No one could have been prepared for Alex’s meteoric rise through the ranks of the French army, something that could only be facilitated by the social and political upheaval thundering through France at the time. Having joined the army at 23, Alex would become General in Chief of the Army of the Alps by his 31st birthday; in command of some 53,000 troops. From the Alps Alex went to Italy, and then joined Napoleon’s ill-fated expedition to conquer Egypt in 1798.
In Egypt, Alex would soon realise he had a much more dangerous enemy than the Bedouin rebels in the unforgiving landscape of the desert. Napoleon himself quickly took a dislike to the handsome and tall, powerfully built and strong leader. It was easy to see why Napoleon felt threatened, when he stood at just over five foot, and Alex was well over six. The Egyptian campaign was an unmitigated disaster, with huge losses for the French and little ground won. Napoleon soon fled the hell-hole of his failures in Egypt and headed back to France in 1801 to take control of the rapidly deteriorating situation in Paris. Alex managed to arrange passage on a boat which proved to be unsound, and was forced to dock at Naples, which was at this time unforgivably anti-French. Alex was captured, thrown in a dungeon, and left there to rot for the best part of three years before his release could be arranged.

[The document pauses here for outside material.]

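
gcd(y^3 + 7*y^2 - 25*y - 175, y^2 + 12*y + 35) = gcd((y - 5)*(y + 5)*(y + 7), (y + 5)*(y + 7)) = y^2 + 12*y + 35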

Finally returning to France in 1803, after many suffering and trials in lands far away from home, Alex was able to settle down with his adored wife Marie-Louise. They had a son, also called Alexandre, who would become one of France’s most beloved novelists. Alexandre hero worshiped his father, who would become the main inspiration for the characters and events in his stories.
Reiss tells a marvellous tale, with never seen before research that he uncovered by blowing up a safe in Villers-Cotterêts, France. Having heard an interview with him on Radio 4, and learning the tale of such a fantastically rich life, I knew I had to know Alex’s exceptional story. My only, very minor, complaint about this book is the lack of images included. I suppose this is a typical grievance for any Art Historian. Granted, images of Alex are few and far between. Reiss does however mention in a special chapter at the end of the book an old statue of the General in Paris. Sculpted by Alfred de Moncel, it showed Alex standing proud, like a ‘resolute patriot, grasping his long rifle like a walking stick’. Before the statue was destroyed by the Nazis in the winter of 1941-2 (I suppose it is easy to see why the Nazi’s would not want a statue of a strong and heroic black man standing proud) a few photographs were taken, and I would simply have loved to have seen one. Hell, I would have even liked to have seen the blown up safe!
Please do read this book if you love history and adventure. Many thanks to my sister for buying me the book for Christmas.
‘The Black Count- Glory, Revolution, Betrayal and the Count of Monte Cristo’ by Tom Reiss was published by Harvill Secker, London, in 2012.